CPP returns to growth in pivotal year

CPP Group, which has faced several years of reputational and financial damage, has reported its first year of growth since 2011 in what its chief executive described as one of the most important years in the company’s history.

The group, which specialises in ID and credit card theft protection and a range of life assistance products, “significantly” increased revenues in 2017 driven by rapid international growth and returned to statutory profitability. Group revenue from continuing operations has increased by 24% to £91.4m, representing the first year of growth since 2011.

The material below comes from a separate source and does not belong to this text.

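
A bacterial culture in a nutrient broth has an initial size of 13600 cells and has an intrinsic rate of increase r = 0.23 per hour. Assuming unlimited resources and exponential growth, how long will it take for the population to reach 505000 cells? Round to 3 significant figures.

15.7 hours

Set N₀·e^(rt) = 505000: e^(0.23·t) = 505000/13600 = 37.132.
0.23·t = ln(37.132) = 3.6145, so t = 3.6145/0.23 = 15.715.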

International revenues grew by 54% to £69.1m, which includes revenue from India which has increased by 164% to £40m from £15.2m in 2016.

CPP reported a return to statutory operating profit of £3.5m from a £1.8m loss in 2016.

It said underlying operating profit reduced to £3.9m from £8.4m with the growth in its international business not yet covering the reduction in the higher margin restricted UK renewal book.

Chief executive Jason Walsh said: “This was one of the most important years in CPP’s history, one in which we not only significantly improved the financial performance of the group but also, and more importantly, refocused it for future growth and prosperity.

“Today CPP is a fundamentally stronger and more energised business than before. Our international business is continuing to grow rapidly and together with once again having an approved company as an intermediary in the UK market we will continue to develop suites of innovative technology-based protection services that will benefit all our markets. Our corporate office is much smaller and our core team are sufficiently nimble to take advantage of growth opportunities.

“Our strong balance sheet and cash resources give us ample opportunity to invest in new products and services or make strategic acquisitions, while our growing array of partners will enable us to bring our services to market. We are looking forward to another year of growth in 2018.”

The group was fined £10.5m by the Financial Conduct Authority in 2012 and paid out £65.8m in compensation to customers for mis-selling.

It hit the headlines again in 2016 after a boardroom coup led by major shareholder Hamish Ogston and investors Schroder saw turnaround chief executive Steve Callaghan replaced with Walsh, a former employee of the business.